Federal prosecutors set in motion plans to seek the death penalty against the 46-year-old truck driver, who authorities say expressed hatred of Jews during the rampage and later told police, "I just want to kill Jews" and "All these Jews need to die."
Prosecutors say Bowers killed eight men and three women before a police tactical team shot him, authorities said. Six other people were wounded, including four officers. He was charged in a 29-count federal criminal complaint that included counts of obstructing the exercise of religious beliefs resulting in death — a hate crime — and using a gun to commit murder.
Bowers was also charged under state law with criminal homicide, aggravated assault and ethnic intimidation.
"A gathering in a synagogue -- very intentionally in a synagogue," said Elana Kahn, Milwaukee Jewish Federation.
The community gathering Monday evening took place at Congregation Beth Israel, and served as a show of unity involving members of different faiths.
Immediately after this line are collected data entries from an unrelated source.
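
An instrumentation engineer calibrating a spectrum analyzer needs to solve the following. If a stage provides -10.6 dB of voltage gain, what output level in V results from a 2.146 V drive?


Output voltage from dB gain:
V_out = V_in * 10^(gain_dB / 20)
      = 2.146 * 10^(-10.6 / 20)
      = 2.146 * 0.295121
      = 0.6333 V

0.6333 V


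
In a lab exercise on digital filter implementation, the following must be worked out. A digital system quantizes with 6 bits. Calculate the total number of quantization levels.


Number of quantization levels = 2^N
= 2^6
= 64

64


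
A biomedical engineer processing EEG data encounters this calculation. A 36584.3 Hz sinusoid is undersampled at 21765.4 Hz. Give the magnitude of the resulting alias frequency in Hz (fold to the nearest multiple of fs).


Compute the nearest integer multiple of fs to the signal:
n = round(36584.3 / 21765.4) = 2
f_alias = |36584.3 - 2 * 21765.4|
        = |36584.3 - 43530.8|
        = 6946.5 Hz

6946.5


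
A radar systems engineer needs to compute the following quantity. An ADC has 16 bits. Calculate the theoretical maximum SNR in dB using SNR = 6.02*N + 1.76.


Theoretical SNR for a full-scale sinusoid:
SNR = 6.02 * N + 1.76
    = 6.02 * 16 + 1.76
    = 96.32 + 1.76
    = 98.08 dB

98.08 dB


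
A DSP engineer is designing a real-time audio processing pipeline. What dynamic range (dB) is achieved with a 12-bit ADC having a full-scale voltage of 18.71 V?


Dynamic range from full-scale to LSB:
V_min = V_max / 2^bits = 18.71 / 2^12
DR = 20 * log10(V_max / V_min)
   = 20 * log10(2^12)
   = 20 * 12 * log10(2)
   = 72.25 dB

72.25 dB


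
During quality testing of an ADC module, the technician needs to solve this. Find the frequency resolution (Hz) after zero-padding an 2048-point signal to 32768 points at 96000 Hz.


Frequency resolution after zero-padding:
N_padded = 2048 * 16 = 32768
df = fs / N_padded
   = 96000 / 32768
   = 2.9297 Hz

2.9297 Hz


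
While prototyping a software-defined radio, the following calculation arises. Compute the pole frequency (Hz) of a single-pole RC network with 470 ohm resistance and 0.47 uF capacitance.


Cutoff frequency of a first-order RC filter:
fc = 1 / (2 * pi * R * C)
C = 0.47 uF = 4.7e-07 F
fc = 1 / (2 * pi * 470 * 4.7e-07)
   = 1 / 0.001387955634356
   = 720.484124 Hz

720.484124 Hz


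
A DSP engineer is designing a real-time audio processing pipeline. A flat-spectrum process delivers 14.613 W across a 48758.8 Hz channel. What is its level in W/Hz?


Power spectral density:
PSD = P / BW
    = 14.613 / 48758.8
    = 0.0002997 W/Hz

0.0002997 W/Hz


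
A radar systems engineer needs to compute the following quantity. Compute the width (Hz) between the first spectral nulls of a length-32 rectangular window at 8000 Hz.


Main lobe width for a rectangular window:
Width = 2 * fs / N
      = 2 * 8000 / 32
      = 16000 / 32
      = 500.0 Hz

500.0 Hz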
"We, together, make the kind of community so that people, when they go to church or synagogue or mosque, no matter who they are, are safe," said Kahn.
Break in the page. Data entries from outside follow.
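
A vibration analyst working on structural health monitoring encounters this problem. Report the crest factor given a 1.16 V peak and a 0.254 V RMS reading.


Crest factor is the ratio of peak to RMS:
CF = V_peak / V_rms
   = 1.16 / 0.254
   = 4.5669

4.5669


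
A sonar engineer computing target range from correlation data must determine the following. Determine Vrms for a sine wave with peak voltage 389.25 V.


RMS voltage for a sinusoidal waveform:
V_rms = V_peak / sqrt(2)
      = 389.25 / 1.414214
      = 275.241 V

275.241 V


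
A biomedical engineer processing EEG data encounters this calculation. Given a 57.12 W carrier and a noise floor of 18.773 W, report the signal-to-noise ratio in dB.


SNR in decibels:
SNR = 10 * log10(Ps / Pn)
    = 10 * log10(57.12 / 18.773)
    = 10 * log10(3.0427)
    = 10 * 0.4833
    = 4.83 dB

4.83 dB


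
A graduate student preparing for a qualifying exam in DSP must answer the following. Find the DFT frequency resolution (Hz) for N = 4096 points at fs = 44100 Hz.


DFT frequency resolution:
df = fs / N
   = 44100 / 4096
   = 10.7666 Hz

10.7666 Hz


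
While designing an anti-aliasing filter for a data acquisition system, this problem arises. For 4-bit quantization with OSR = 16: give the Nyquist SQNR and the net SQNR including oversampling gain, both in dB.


Step 1 — baseline SQNR at Nyquist:
SQNR_base = 6.02*N + 1.76
          = 6.02*4 + 1.76
          = 25.84 dB

Step 2 — oversampling processing gain:
G = 10*log10(OSR) = 10*log10(16) = 12.04 dB

Step 3 — total:
SQNR_total = 25.84 + 12.04 = 37.88 dB

Base SQNR = 25.84 dB; oversampled SQNR = 37.88 dB


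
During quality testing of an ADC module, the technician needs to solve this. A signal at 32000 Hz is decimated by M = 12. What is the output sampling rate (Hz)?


Decimation reduces the sample rate:
fs_out = fs_in / M
       = 32000 / 12
       = 2666.6667 Hz

2666.6667 Hz


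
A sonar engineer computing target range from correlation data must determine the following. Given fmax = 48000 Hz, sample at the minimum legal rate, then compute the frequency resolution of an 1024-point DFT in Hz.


Step 1 — Nyquist sampling rate:
fs = 2 * fmax = 2 * 48000 = 96000 Hz

Step 2 — DFT bin spacing:
df = fs / N = 96000 / 1024 = 93.75 Hz

93.75 Hz


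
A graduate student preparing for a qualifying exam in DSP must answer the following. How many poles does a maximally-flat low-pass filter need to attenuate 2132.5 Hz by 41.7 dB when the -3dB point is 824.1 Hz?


Butterworth filter order formula:
n = log10(10^(A/10) - 1) / (2 * log10(f_stop/f_pass))
10^(41.7/10) - 1 = 14790.0839
f_stop/f_pass = 2132.5 / 824.1 = 2.5877
n = 5.0495 -> ceil = 6

6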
Everyone was invited to fill the 1,200-seat sanctuary and pray for peace and for the victims' families. The names of the 11 people who lost their lives were read aloud.
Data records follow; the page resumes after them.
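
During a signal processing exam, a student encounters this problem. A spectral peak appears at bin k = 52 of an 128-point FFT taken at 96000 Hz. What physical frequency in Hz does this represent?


Frequency of DFT bin k:
f_k = k * fs / N
    = 52 * 96000 / 128
    = 4992000 / 128
    = 39000.0 Hz

39000.0 Hz


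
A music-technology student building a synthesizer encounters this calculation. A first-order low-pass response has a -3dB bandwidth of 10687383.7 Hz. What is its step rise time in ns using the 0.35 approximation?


Rise time from bandwidth relationship:
tr = 0.35 / BW
   = 0.35 / 10687383.7
   = 3.274889438e-08 s
   = 32.7489 ns

32.7489 ns


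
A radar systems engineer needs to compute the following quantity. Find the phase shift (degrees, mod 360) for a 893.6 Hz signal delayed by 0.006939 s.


Phase shift from frequency and time delay:
phi = 360 * f * t_delay
    = 360 * 893.6 * 0.006939
    = 2232.25 degrees
    mod 360 = 72.25 degrees

72.25 degrees


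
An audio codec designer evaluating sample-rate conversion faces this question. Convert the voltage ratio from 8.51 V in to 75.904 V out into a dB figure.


Voltage gain in dB:
G = 20 * log10(Vout / Vin)
  = 20 * log10(75.904 / 8.51)
  = 20 * log10(8.919389)
  = 20 * 0.950335
  = 19.01 dB

19.01 dB


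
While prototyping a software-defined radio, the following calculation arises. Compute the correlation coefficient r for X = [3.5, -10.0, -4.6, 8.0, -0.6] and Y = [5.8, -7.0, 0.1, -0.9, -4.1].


Pearson correlation coefficient (population):
r = cov(X,Y) / (std(X) * std(Y))
Mean X = -0.74, Mean Y = -1.22
Cov(X,Y) = 16.1172
Std(X) = 6.24551, Std(Y) = 4.308782
r = 0.5989

0.5989


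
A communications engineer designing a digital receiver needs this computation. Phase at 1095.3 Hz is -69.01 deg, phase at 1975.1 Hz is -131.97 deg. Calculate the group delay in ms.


Group delay from phase difference:
tau = -d(phi)/d(omega)
d(phi) = -62.96 deg = -1.098859 rad
d(omega) = 2*pi*(1975.1 - 1095.3) = 5527.9464 rad/s
tau = -(-1.098859) / 5527.9464
    = 0.1988 ms

0.1988 ms


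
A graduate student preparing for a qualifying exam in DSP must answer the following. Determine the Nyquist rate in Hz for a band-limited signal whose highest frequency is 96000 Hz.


The Nyquist rate is twice the maximum frequency component.
fs_min = 2 * fmax
      = 2 * 96000
      = 192000 Hz

192000


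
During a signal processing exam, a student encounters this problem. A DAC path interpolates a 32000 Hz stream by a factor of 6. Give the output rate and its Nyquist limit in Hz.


Step 1 — output sample rate after interpolation by L:
fs_out = L * fs_in = 6 * 32000 = 192000 Hz

Step 2 — Nyquist frequency of the output stream:
f_Nyq = fs_out / 2 = 192000 / 2 = 96000.0 Hz

fs_out = 192000 Hz; f_Nyquist = 96000.0 Hz


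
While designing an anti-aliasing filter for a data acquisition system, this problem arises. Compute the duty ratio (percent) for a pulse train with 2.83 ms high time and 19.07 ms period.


Duty cycle as a percentage:
DC = (t_on / T) * 100
   = (2.83 / 19.07) * 100
   = 0.148401 * 100
   = 14.84 %

14.84 %


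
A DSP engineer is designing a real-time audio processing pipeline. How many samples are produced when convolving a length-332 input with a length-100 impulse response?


Linear convolution output length:
L = N + M - 1
  = 332 + 100 - 1
  = 431 samples

431


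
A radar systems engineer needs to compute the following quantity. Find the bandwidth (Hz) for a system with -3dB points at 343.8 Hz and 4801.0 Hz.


Bandwidth is the difference of -3dB frequencies:
BW = f_high - f_low
   = 4801.0 - 343.8
   = 4457.2 Hz

4457.2 Hz


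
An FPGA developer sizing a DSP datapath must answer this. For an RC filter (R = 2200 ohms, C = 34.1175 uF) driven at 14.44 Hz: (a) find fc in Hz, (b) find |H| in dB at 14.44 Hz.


Step 1 — cutoff frequency:
fc = 1 / (2*pi*R*C)
C = 34.1175 uF = 3.41175e-05 F
fc = 1 / (2*pi*2200*3.41175e-05)
   = 2.12041 Hz

Step 2 — magnitude at f = 14.44 Hz:
|H(f)| = 1 / sqrt(1 + (f/fc)^2)
f/fc = 14.44 / 2.12041 = 6.810004
|H| = 1 / sqrt(1 + 46.376154) = 0.1452848
|H|_dB = 20*log10(0.1452848) = -16.76 dB

fc = 2.12041 Hz; |H(14.44 Hz)| = -16.76 dB


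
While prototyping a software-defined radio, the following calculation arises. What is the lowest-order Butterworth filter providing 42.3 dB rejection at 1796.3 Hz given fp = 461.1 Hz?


Butterworth filter order formula:
n = log10(10^(A/10) - 1) / (2 * log10(f_stop/f_pass))
10^(42.3/10) - 1 = 16981.4365
f_stop/f_pass = 1796.3 / 461.1 = 3.8957
n = 3.5812 -> ceil = 4

4


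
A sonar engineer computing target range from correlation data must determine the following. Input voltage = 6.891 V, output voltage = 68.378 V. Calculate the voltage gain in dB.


Voltage gain in dB:
G = 20 * log10(Vout / Vin)
  = 20 * log10(68.378 / 6.891)
  = 20 * log10(9.922798)
  = 20 * 0.996634
  = 19.93 dB

19.93 dB


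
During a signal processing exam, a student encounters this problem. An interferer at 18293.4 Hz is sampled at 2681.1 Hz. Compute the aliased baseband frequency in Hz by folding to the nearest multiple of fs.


Compute the nearest integer multiple of fs to the signal:
n = round(18293.4 / 2681.1) = 7
f_alias = |18293.4 - 7 * 2681.1|
        = |18293.4 - 18767.7|
        = 474.3 Hz

474.3


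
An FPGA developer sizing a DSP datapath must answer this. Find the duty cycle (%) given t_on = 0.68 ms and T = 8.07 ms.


Duty cycle as a percentage:
DC = (t_on / T) * 100
   = (0.68 / 8.07) * 100
   = 0.084263 * 100
   = 8.43 %

8.43 %


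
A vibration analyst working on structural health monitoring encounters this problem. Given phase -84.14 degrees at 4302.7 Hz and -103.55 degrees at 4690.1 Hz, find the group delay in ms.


Group delay from phase difference:
tau = -d(phi)/d(omega)
d(phi) = -19.41 deg = -0.338768 rad
d(omega) = 2*pi*(4690.1 - 4302.7) = 2434.106 rad/s
tau = -(-0.338768) / 2434.106
    = 0.1392 ms

0.1392 ms


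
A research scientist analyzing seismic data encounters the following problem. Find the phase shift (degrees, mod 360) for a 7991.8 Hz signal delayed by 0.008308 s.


Phase shift from frequency and time delay:
phi = 360 * f * t_delay
    = 360 * 7991.8 * 0.008308
    = 23902.51 degrees
    mod 360 = 142.51 degrees

142.51 degrees


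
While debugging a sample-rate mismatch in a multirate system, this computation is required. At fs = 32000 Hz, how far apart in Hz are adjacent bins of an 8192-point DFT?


DFT frequency resolution:
df = fs / N
   = 32000 / 8192
   = 3.9062 Hz

3.9062 Hz


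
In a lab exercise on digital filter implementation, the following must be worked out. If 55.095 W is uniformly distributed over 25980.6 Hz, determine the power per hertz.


Power spectral density:
PSD = P / BW
    = 55.095 / 25980.6
    = 0.00212062 W/Hz

0.00212062 W/Hz


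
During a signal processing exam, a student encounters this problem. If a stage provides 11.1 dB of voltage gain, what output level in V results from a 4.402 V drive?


Output voltage from dB gain:
V_out = V_in * 10^(gain_dB / 20)
      = 4.402 * 10^(11.1 / 20)
      = 4.402 * 3.589219
      = 15.7997 V

15.7997 V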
"The injury to one is the injury to all. It has made Jews across the country feel incredibly vulnerable. We need all of us together -- Jews, gentiles, Muslims -- everybody must speak out against hate," said Ann Jacobs, Milwaukee Jewish Federation.
Some said they knew of the victims who died.
"It was devastating. Numbing. You can't believe it's happening. It could happen at any synagogue anywhere -- but for it to be in my hometown, my neighborhood, where we spent most of Saturday waiting for names to be released because it was going to be someone my family knew," said Andrea Schneider, Marquette University Law School professor.
"It was important for us to be in a synagogue, to show ourselves that we're not afraid to go back to the synagogues, to go back in the houses of worship," said Kahn.
The rabbi at Congregation Beth Israel was on his way back to Milwaukee Monday from a previously planned trip. FOX6 News spoke with him on the phone ahead of the community gathering Monday evening.
"The recognition that, at the end of the day, we have our own resilient heart and we have our own culturally sound mind and most of all, we have each other. We'll gather as one community across denominations," said Rabbi Joel Alter.
Rabbi Marc Berkson shared this message during Monday's event:
"In our tradition, we're taught words are crucially important. Words can create and words can destroy and I would hope all of us would learn to be far more careful with our words," said Berkson.
Then asked if he was referencing the president, Berkson said we should all be more careful.
"We can't let fear determine how we function. That's not the right way to live as Americans, and for people of faith, one of the responses to an act of terror is to go to a house of worship, and since this was in a synagogue particularly, to go into the houses of worship," said Kahn.
There was a noticeable security presence during the gathering.
"We have private security, invisible security and we have very visible security and it's been all day," said Hannah Rosenthal, president and CEO of the Milwaukee Jewish Federation.